Water recycling achieves a full circle
8 May 2018
What would those great Victorian public health pioneers John Snow and Joseph Bazalgette have made of today’s ‘toilet to tap’ approach to water usage in that hub of technological innovation, California?
Snow’s pioneering data investigation in 1854 traced a serious cholera outbreak to a water pump in London’s Broad Street where drinking water had become contaminated by sewage.
Bazalgette’s extraordinary engineering of the London sewer system helped ensure the effective separation of drinking and wastewater.
Then, water was a plentiful resource (in Britain at least). Today it seems much less so. Firstly, on account of environmental and population pressures; secondly, due to greater demand from industry.
As our knowledge of water's constituents and inhabitants has increased, so has the development of ways to make water safer
In parallel with this, consumers and government regulators have become much more stringent in the quality demands they place upon water used.

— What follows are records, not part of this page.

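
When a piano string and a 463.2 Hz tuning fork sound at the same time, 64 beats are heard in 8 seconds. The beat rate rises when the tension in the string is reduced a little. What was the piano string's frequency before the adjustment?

455.2 Hz

Beat frequency = 64/8 = 8 Hz.
|f − 463.2| = 8, so the piano string was at either 455.2 Hz or 471.2 Hz.
Lower tension means lower frequency; the adjustment lowers the piano string's frequency.
The beat rate rose, so the adjustment moved the piano string further from 463.2 Hz — it was already below the reference.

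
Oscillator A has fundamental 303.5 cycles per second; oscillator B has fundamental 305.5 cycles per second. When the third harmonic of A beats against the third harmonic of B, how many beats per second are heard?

Third harmonic of the first: 3·303.5 = 910.5 Hz.
Third harmonic of the second: 3·305.5 = 916.5 Hz.
f_beat = |910.5 − 916.5| = 6.0 Hz.

6.0 Hz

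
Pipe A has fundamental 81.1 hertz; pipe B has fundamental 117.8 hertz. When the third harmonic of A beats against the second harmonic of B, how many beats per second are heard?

7.7 Hz

Third harmonic of the first: 3·81.1 = 243.3 Hz.
Second harmonic of the second: 2·117.8 = 235.6 Hz.
f_beat = |243.3 − 235.6| = 7.7 Hz.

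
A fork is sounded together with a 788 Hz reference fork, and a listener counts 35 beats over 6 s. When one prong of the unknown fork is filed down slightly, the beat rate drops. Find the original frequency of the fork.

Beat frequency = 35/6 = 5.8333 Hz.
|f − 788| = 5.8333, so the fork was at either 782.1667 Hz or 793.8333 Hz.
Filing a prong removes mass and raises the fork's frequency; the adjustment raises the fork's frequency.
The beat rate fell, so the adjustment moved the fork toward 788 Hz — it must have started below the reference.

782.1667 Hz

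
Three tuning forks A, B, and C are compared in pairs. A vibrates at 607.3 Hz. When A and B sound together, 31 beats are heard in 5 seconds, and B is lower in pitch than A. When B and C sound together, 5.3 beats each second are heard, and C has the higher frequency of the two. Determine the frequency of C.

606.4 Hz

A–B: Beat frequency = 31/5 = 6.2 Hz.
B is below A, so f_B = 607.3 − 6.2 = 601.1 Hz.
C is above B, so f_C = 601.1 + 5.3 = 606.4 Hz.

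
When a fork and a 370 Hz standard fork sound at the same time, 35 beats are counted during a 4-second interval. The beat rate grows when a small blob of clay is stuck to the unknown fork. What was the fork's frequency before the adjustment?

Beat frequency = 35/4 = 8.75 Hz.
|f − 370| = 8.75, so the fork was at either 361.25 Hz or 378.75 Hz.
Adding mass to a fork lowers its frequency; the adjustment lowers the fork's frequency.
The beat rate rose, so the adjustment moved the fork further from 370 Hz — it was already below the reference.

361.25 Hz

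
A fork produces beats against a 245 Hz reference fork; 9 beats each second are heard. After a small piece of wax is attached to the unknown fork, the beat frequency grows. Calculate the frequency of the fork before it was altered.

|f − 245| = 9, so the fork was at either 236 Hz or 254 Hz.
Loading a fork with wax lowers its frequency; the adjustment lowers the fork's frequency.
The beat rate rose, so the adjustment moved the fork further from 245 Hz — it was already below the reference.

236 Hz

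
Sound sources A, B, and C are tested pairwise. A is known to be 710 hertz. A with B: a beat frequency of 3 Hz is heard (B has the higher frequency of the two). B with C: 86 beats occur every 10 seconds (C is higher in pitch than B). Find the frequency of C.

B is above A, so f_B = 710 + 3 = 713 Hz.
B–C: Beat frequency = 86/10 = 8.6 Hz.
C is above B, so f_C = 713 + 8.6 = 721.6 Hz.

721.6 Hz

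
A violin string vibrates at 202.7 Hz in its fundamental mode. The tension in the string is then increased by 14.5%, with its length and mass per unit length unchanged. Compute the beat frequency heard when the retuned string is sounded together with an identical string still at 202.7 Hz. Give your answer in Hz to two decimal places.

14.20 Hz

For a string, f ∝ √T, so the new frequency is 202.7·√1.145 = 216.8985 Hz.
f_beat = |216.8985 − 202.7| = 14.20 Hz.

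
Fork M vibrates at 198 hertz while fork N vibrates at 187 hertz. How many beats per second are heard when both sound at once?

11 Hz

The beat frequency equals the magnitude of the frequency difference.
|198 − 187| = 11 Hz.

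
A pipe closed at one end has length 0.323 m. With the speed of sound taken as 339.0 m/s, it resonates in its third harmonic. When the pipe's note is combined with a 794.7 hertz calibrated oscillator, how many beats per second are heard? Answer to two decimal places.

Closed pipe (odd harmonics): f_n = n·v/(4L) = 3·339.0/(4·0.323) = 787.1517 Hz.
f_beat = |787.1517 − 794.7| = 7.55 Hz.

7.55 Hz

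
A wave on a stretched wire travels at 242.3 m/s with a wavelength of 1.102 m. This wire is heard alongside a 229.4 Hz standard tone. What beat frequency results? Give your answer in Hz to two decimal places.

9.53 Hz

Source frequency f = v/λ = 242.3/1.102 = 219.8730 Hz.
f_beat = |219.8730 − 229.4| = 9.53 Hz.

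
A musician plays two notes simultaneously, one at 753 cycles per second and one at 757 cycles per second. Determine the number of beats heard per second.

4 Hz

The beat frequency equals the magnitude of the frequency difference.
|753 − 757| = 4 Hz.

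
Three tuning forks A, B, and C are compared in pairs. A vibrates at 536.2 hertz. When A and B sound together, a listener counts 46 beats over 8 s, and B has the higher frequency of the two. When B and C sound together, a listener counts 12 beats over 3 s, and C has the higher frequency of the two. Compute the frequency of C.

545.95 Hz

A–B: Beat frequency = 46/8 = 5.75 Hz.
B is above A, so f_B = 536.2 + 5.75 = 541.95 Hz.
B–C: Beat frequency = 12/3 = 4 Hz.
C is above B, so f_C = 541.95 + 4 = 545.95 Hz.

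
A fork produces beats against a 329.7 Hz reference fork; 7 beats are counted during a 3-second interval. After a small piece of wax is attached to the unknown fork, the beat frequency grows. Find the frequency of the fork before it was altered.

Beat frequency = 7/3 = 2.3333 Hz.
|f − 329.7| = 2.3333, so the fork was at either 327.3667 Hz or 332.0333 Hz.
Loading a fork with wax lowers its frequency; the adjustment lowers the fork's frequency.
The beat rate rose, so the adjustment moved the fork further from 329.7 Hz — it was already below the reference.

327.3667 Hz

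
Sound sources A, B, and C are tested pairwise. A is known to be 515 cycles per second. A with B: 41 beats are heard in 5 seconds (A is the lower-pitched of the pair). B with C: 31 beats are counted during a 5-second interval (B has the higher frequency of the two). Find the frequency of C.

517 Hz

A–B: Beat frequency = 41/5 = 8.2 Hz.
B is above A, so f_B = 515 + 8.2 = 523.2 Hz.
B–C: Beat frequency = 31/5 = 6.2 Hz.
C is below B, so f_C = 523.2 − 6.2 = 517 Hz.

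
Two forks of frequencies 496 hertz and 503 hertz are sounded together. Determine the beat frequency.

7 Hz

f_beat = |f₁ − f₂|.
|496 − 503| = 7 Hz.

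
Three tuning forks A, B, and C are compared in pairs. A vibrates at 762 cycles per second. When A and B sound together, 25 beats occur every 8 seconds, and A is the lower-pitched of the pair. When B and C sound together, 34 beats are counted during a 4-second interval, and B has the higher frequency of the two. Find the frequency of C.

A–B: Beat frequency = 25/8 = 3.125 Hz.
B is above A, so f_B = 762 + 3.125 = 765.125 Hz.
B–C: Beat frequency = 34/4 = 8.5 Hz.
C is below B, so f_C = 765.125 − 8.5 = 756.625 Hz.

756.625 Hz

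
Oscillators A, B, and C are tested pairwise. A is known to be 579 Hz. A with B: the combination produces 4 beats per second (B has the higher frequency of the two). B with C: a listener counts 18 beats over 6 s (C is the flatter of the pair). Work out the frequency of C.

B is above A, so f_B = 579 + 4 = 583 Hz.
B–C: Beat frequency = 18/6 = 3 Hz.
C is below B, so f_C = 583 − 3 = 580 Hz.

580 Hz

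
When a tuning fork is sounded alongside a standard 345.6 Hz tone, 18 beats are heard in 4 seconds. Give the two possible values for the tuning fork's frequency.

341.1 Hz or 350.1 Hz

Beat frequency = 18/4 = 4.5 Hz.
|f − 345.6| = 4.5, so f = 345.6 ± 4.5.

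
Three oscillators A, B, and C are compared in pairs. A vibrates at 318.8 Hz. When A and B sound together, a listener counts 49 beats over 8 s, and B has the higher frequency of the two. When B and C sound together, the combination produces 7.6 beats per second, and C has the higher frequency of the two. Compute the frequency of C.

332.525 Hz

A–B: Beat frequency = 49/8 = 6.125 Hz.
B is above A, so f_B = 318.8 + 6.125 = 324.925 Hz.
C is above B, so f_C = 324.925 + 7.6 = 332.525 Hz.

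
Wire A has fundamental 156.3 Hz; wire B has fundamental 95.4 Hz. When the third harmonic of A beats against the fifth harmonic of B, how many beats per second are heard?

8.1 Hz

Third harmonic of the first: 3·156.3 = 468.9 Hz.
Fifth harmonic of the second: 5·95.4 = 477.0 Hz.
f_beat = |468.9 − 477.0| = 8.1 Hz.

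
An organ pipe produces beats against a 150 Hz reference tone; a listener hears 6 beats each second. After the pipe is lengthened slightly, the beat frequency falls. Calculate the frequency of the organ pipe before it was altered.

|f − 150| = 6, so the organ pipe was at either 144 Hz or 156 Hz.
A longer pipe has a lower fundamental; the adjustment lowers the organ pipe's frequency.
The beat rate fell, so the adjustment moved the organ pipe toward 150 Hz — it must have started above the reference.

156 Hz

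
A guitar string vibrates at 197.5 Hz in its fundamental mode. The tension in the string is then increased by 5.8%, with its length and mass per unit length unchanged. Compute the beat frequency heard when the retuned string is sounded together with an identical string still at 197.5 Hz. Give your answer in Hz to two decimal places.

5.65 Hz

For a string, f ∝ √T, so the new frequency is 197.5·√1.058 = 203.1468 Hz.
f_beat = |203.1468 − 197.5| = 5.65 Hz.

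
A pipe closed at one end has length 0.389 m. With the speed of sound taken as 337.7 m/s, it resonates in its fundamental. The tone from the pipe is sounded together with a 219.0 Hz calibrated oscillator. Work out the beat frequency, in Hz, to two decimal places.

Closed pipe (odd harmonics): f_n = n·v/(4L) = 1·337.7/(4·0.389) = 217.0308 Hz.
f_beat = |217.0308 − 219.0| = 1.97 Hz.

1.97 Hz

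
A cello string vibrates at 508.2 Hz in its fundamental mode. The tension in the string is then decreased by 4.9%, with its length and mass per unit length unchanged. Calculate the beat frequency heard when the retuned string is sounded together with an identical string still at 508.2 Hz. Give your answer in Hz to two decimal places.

For a string, f ∝ √T, so the new frequency is 508.2·√0.951 = 495.5927 Hz.
f_beat = |495.5927 − 508.2| = 12.61 Hz.

12.61 Hz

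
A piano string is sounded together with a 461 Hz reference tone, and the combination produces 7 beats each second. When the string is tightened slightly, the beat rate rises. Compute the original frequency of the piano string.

468 Hz

|f − 461| = 7, so the piano string was at either 454 Hz or 468 Hz.
Increasing tension raises a string's frequency; the adjustment raises the piano string's frequency.
The beat rate rose, so the adjustment moved the piano string further from 461 Hz — it was already above the reference.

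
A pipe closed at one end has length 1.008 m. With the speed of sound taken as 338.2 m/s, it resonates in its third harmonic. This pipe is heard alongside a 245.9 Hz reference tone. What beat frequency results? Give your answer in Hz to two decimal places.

Closed pipe (odd harmonics): f_n = n·v/(4L) = 3·338.2/(4·1.008) = 251.6369 Hz.
f_beat = |251.6369 − 245.9| = 5.74 Hz.

5.74 Hz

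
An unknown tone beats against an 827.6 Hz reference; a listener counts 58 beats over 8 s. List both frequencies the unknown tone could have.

Beat frequency = 58/8 = 7.25 Hz.
|f − 827.6| = 7.25, so f = 827.6 ± 7.25.

820.35 Hz or 834.85 Hz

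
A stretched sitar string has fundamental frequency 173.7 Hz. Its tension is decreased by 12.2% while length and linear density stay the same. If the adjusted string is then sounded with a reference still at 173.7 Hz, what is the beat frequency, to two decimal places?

10.94 Hz

For a string, f ∝ √T, so the new frequency is 173.7·√0.878 = 162.7598 Hz.
f_beat = |162.7598 − 173.7| = 10.94 Hz.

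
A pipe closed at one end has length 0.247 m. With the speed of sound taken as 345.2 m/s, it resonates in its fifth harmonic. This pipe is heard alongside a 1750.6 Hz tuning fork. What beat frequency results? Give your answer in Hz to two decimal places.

Closed pipe (odd harmonics): f_n = n·v/(4L) = 5·345.2/(4·0.247) = 1746.9636 Hz.
f_beat = |1746.9636 − 1750.6| = 3.64 Hz.

3.64 Hz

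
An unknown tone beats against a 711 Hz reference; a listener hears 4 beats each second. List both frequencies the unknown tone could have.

707 Hz or 715 Hz

|f − 711| = 4, so f = 711 ± 4.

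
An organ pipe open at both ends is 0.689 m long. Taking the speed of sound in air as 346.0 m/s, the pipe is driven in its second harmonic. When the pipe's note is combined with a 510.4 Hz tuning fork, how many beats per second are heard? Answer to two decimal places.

Open pipe: f_n = n·v/(2L) = 2·346.0/(2·0.689) = 502.1771 Hz.
f_beat = |502.1771 − 510.4| = 8.22 Hz.

8.22 Hz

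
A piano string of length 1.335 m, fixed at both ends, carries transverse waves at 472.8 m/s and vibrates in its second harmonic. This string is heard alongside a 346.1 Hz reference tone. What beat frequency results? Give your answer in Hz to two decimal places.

For a string fixed at both ends, f_n = n·v/(2L) = 2·472.8/(2·1.335) = 354.1573 Hz.
f_beat = |354.1573 − 346.1| = 8.06 Hz.

8.06 Hz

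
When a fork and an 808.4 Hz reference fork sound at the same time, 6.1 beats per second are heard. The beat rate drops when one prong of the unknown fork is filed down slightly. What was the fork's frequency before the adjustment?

802.3 Hz

|f − 808.4| = 6.1, so the fork was at either 802.3 Hz or 814.5 Hz.
Filing a prong removes mass and raises the fork's frequency; the adjustment raises the fork's frequency.
The beat rate fell, so the adjustment moved the fork toward 808.4 Hz — it must have started below the reference.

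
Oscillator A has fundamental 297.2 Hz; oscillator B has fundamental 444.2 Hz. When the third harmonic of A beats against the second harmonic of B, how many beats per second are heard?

Third harmonic of the first: 3·297.2 = 891.6 Hz.
Second harmonic of the second: 2·444.2 = 888.4 Hz.
f_beat = |891.6 − 888.4| = 3.2 Hz.

3.2 Hz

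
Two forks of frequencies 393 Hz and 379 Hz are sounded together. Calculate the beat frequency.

Beats arise from superposition of two nearby frequencies; the beat rate is |f₁ − f₂|.
|393 − 379| = 14 Hz.

14 Hz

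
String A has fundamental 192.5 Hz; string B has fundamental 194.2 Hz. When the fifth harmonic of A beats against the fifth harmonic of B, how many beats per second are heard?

8.5 Hz

Fifth harmonic of the first: 5·192.5 = 962.5 Hz.
Fifth harmonic of the second: 5·194.2 = 971.0 Hz.
f_beat = |962.5 − 971.0| = 8.5 Hz.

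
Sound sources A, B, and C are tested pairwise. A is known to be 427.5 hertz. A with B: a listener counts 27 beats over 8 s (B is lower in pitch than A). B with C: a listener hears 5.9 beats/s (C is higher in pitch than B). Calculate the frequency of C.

430.025 Hz

A–B: Beat frequency = 27/8 = 3.375 Hz.
B is below A, so f_B = 427.5 − 3.375 = 424.125 Hz.
C is above B, so f_C = 424.125 + 5.9 = 430.025 Hz.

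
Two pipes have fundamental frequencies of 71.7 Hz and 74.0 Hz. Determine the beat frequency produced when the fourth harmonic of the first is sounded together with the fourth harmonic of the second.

Fourth harmonic of the first: 4·71.7 = 286.8 Hz.
Fourth harmonic of the second: 4·74.0 = 296.0 Hz.
f_beat = |286.8 − 296.0| = 9.2 Hz.

9.2 Hz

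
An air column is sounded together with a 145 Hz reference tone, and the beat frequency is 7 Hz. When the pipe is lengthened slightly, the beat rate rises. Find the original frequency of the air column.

138 Hz

|f − 145| = 7, so the air column was at either 138 Hz or 152 Hz.
A longer pipe has a lower fundamental; the adjustment lowers the air column's frequency.
The beat rate rose, so the adjustment moved the air column further from 145 Hz — it was already below the reference.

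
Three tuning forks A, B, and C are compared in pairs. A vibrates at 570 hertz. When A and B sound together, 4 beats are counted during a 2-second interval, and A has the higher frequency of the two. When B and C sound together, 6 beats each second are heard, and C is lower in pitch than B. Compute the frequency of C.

562 Hz

A–B: Beat frequency = 4/2 = 2 Hz.
B is below A, so f_B = 570 − 2 = 568 Hz.
C is below B, so f_C = 568 − 6 = 562 Hz.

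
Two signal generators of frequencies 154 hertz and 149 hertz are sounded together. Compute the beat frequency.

f_beat = |f₁ − f₂|.
|154 − 149| = 5 Hz.

5 Hz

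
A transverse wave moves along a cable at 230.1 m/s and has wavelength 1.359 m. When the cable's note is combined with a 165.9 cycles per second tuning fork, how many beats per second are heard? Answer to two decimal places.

Source frequency f = v/λ = 230.1/1.359 = 169.3157 Hz.
f_beat = |169.3157 − 165.9| = 3.42 Hz.

3.42 Hz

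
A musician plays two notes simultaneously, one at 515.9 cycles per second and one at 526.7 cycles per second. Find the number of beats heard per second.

The beat frequency equals the magnitude of the frequency difference.
|515.9 − 526.7| = 10.8 Hz.

10.8 Hz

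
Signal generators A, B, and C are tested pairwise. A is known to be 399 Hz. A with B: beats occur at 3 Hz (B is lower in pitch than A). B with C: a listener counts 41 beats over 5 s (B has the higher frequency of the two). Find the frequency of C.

387.8 Hz

B is below A, so f_B = 399 − 3 = 396 Hz.
B–C: Beat frequency = 41/5 = 8.2 Hz.
C is below B, so f_C = 396 − 8.2 = 387.8 Hz.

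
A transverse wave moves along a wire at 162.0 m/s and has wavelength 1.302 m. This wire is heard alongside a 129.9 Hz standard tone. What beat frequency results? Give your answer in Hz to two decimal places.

Source frequency f = v/λ = 162.0/1.302 = 124.4240 Hz.
f_beat = |124.4240 − 129.9| = 5.48 Hz.

5.48 Hz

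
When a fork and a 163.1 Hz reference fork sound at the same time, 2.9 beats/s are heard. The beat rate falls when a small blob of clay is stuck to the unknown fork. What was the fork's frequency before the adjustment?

166 Hz

|f − 163.1| = 2.9, so the fork was at either 160.2 Hz or 166 Hz.
Adding mass to a fork lowers its frequency; the adjustment lowers the fork's frequency.
The beat rate fell, so the adjustment moved the fork toward 163.1 Hz — it must have started above the reference.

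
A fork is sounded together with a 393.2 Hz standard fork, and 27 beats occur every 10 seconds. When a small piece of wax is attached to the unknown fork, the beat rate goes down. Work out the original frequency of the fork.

Beat frequency = 27/10 = 2.7 Hz.
|f − 393.2| = 2.7, so the fork was at either 390.5 Hz or 395.9 Hz.
Loading a fork with wax lowers its frequency; the adjustment lowers the fork's frequency.
The beat rate fell, so the adjustment moved the fork toward 393.2 Hz — it must have started above the reference.

395.9 Hz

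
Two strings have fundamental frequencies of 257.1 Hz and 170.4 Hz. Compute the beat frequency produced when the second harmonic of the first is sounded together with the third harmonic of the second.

3.0 Hz

Second harmonic of the first: 2·257.1 = 514.2 Hz.
Third harmonic of the second: 3·170.4 = 511.2 Hz.
f_beat = |514.2 − 511.2| = 3.0 Hz.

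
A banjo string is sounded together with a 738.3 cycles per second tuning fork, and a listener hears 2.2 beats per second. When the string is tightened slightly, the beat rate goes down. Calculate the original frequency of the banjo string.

736.1 Hz

|f − 738.3| = 2.2, so the banjo string was at either 736.1 Hz or 740.5 Hz.
Increasing tension raises a string's frequency; the adjustment raises the banjo string's frequency.
The beat rate fell, so the adjustment moved the banjo string toward 738.3 Hz — it must have started below the reference.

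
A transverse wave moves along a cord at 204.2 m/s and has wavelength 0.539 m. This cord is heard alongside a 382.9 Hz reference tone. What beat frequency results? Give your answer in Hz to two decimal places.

Source frequency f = v/λ = 204.2/0.539 = 378.8497 Hz.
f_beat = |378.8497 − 382.9| = 4.05 Hz.

4.05 Hz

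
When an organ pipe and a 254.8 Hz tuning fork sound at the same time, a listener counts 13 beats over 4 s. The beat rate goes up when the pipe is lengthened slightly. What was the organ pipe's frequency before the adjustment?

251.55 Hz

Beat frequency = 13/4 = 3.25 Hz.
|f − 254.8| = 3.25, so the organ pipe was at either 251.55 Hz or 258.05 Hz.
A longer pipe has a lower fundamental; the adjustment lowers the organ pipe's frequency.
The beat rate rose, so the adjustment moved the organ pipe further from 254.8 Hz — it was already below the reference.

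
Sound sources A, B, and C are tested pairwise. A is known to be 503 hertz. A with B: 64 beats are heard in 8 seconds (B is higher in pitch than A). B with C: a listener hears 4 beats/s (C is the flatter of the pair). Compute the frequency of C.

507 Hz

A–B: Beat frequency = 64/8 = 8 Hz.
B is above A, so f_B = 503 + 8 = 511 Hz.
C is below B, so f_C = 511 − 4 = 507 Hz.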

That, however, is the result of more advanced science buoyed by better process methods. We demand more from our water because we know more about its constituents and inhabitants; as our knowledge of them has increased, so has the development of ways to make water safer.
UV technology is developing a presence in the drinking water sector such as it has previously achieved in the wastewater market. Asset Management Period 7 will see that trend develop further.
Even ardent environmentalists may blanch at the prospect of accepting the products of waste being recycled back into the food chain; the famously fastidious Singapore authorities opt for the euphemistic description of ‘new water’ to make the prospect more palatable.
No wonder, for it has been hard-wired into humans for generations to avoid mixing the two. Yet, far from representing any repudiation of those Victorian pioneers, modern water treatment is bringing the safety process full circle – to the greater benefit of people, industry and environment.